When I first read that “Tennessee Crud,” I thought of the song: “Tennessee Stud.”
So, sing this to the same tune:
“The Tennessee Crud was strong and mean.A nastier cold, you’ve never seen.But it has the truth. It hits you like a scud.You’ve never seen anything like the Tennessee Crud.”
Regarding characters getting sick or having physical failings, I’m with the other posters so far. You write what you need to write.
Frankly, I’m annoyed by the super characters who never get sick and recover quickly from injuries. It’s amazing how often you read about a character getting beaten up and in the next scene, she’s leaping a building and stopping a train in her Manolos.
Because we want our heros to be invincible. Can you picture Jack Bauer with a head cold? Please. It might impede his impressive body count.
Sorry to hear about your ankle! But look at the bright side-you don’t need it to type. I’d have gladly traded a sprained ankle for the tendonitis I had in my left hand for three months.
I can’t imagine a reader having a problem with a protag having a cold or the flue, or what-the-hell-ever. I mean, they can handle murder and mayhem, but not a cold? Spare me that reader please.
The handful that complains does not necessarily represent the many who don’t. Besides, if we followed the squeaky wheel everywhere, we’d never get any sleep. (I hope that makes sense — it did when I first had the thought.)
Write it your way — and the few, the loud, the squeakies can be writing their rants while the rest of us enjoy the book.
Oh, sweetie! I’m so sorry you’re injured. It’s a bitch and a half not to be able to walk. But don’t be stupid and try to do too much too soon (says the queen of stupidity.) READ and WRITE and eat bonbons.
P. Guyot says everything that needs to be said on the character weakness issue.
Feel better soon. XX
…and take care of your ankle:http://home.att.net/~oldbeeg/wine_n_gerberas.gif
JT, you take care of that ankle!!!!
And write your characters sick or well–so long as you make me care about them, I’m not going to complain about their health (or the lack thereof).
That’s pure bullshit. I love realism in my characters including the flu and injuries and other foibles. When Ed McBain was starting the 87th Precinct series he said he wanted to crack the invincible cop stereotype by giving his characters head colds. I don’t think that hurt his career any.
Here’s the way I see it: your protagonist catching a cold is annoying, because we’re going to constantly see references to it.
It’s why they drop the entire concept of Blade receiving serums to keep him human in the sequels. Now, I’m not going to say that the sequels were any good (they were okay), but had they continued along the lines of Blade’s anguish at having to receive increasingly larger doses of medication–it would have gotten downright annoying.

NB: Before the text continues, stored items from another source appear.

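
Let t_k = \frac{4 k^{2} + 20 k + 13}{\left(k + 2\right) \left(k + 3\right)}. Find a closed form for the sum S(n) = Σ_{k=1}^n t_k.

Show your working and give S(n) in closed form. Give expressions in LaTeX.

Ratio r(k) = (k + 2)*(20*k + 4*(k + 1)**2 + 33)/((k + 4)*(4*k**2 + 20*k + 13)).
A = k + 2, B = k + 4, C = k**2 + 5*k + 13/4.
Key eq: (k + 2)·f(k+1) = (k + 3)·f(k) + (k**2 + 5*k + 13/4).
From deg A=1, deg B=1, deg C=2: d=2.
A polynomial solution: f(k) = k*(8*k + 5)/8.
R(k) = B(k−1)·f(k)/C(k) = k*(k + 3)*(8*k + 5)/(2*(4*k**2 + 20*k + 13)); s_k = R·t_k = k*(8*k + 5)/(2*(k + 2)).
Δs = (4*k**2 + 20*k + 13)/(k**2 + 5*k + 6), as required.
s_(n+1) = (8*n**2 + 21*n + 13)/(2*(n + 3)) and s_(1) = 13/6, so S(n) = n*(12*n + 25)/(3*(n + 3)).

S(n) = \frac{n \left(12 n + 25\right)}{3 \left(n + 3\right)}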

I think readers don’t like head-colds because they feel unnecessary. They don’t change the events of the story or anything, and yet they are constantly referenced (sneezes, headaches, and the such). That’s just excess material that, like directions, doesn’t need to be mentioned.
Giving the protagonist a headcold is like making your reader live with one the entire time he or she is reading.
I agree with G.T. Garber. If it doesn’t say something about the character (maybe he’s a hypochondriac, or a klutz) or further the plotin some way (he’s trying to chase down the criminal, but has a sprained ankle) then I, asa reader, don’t need to know about it.
Happy anniversary! The wine sounds divine…
Happy Anniversary, JT! Mine was last week. (Sorry about your ankle 🙁
“…hate street directions?!?” Wouldn’t that give James Joyce a start. More and more, literary tourists are retracing every step of their favorite protagonists… just ask Sue Grafton –or better yet, the Santa Barbara Convention and Visitors Bureau. But woe unto the author who mucks with the geography, because you will be the ones to hear from readers, whether the deviation from reality was intended or not.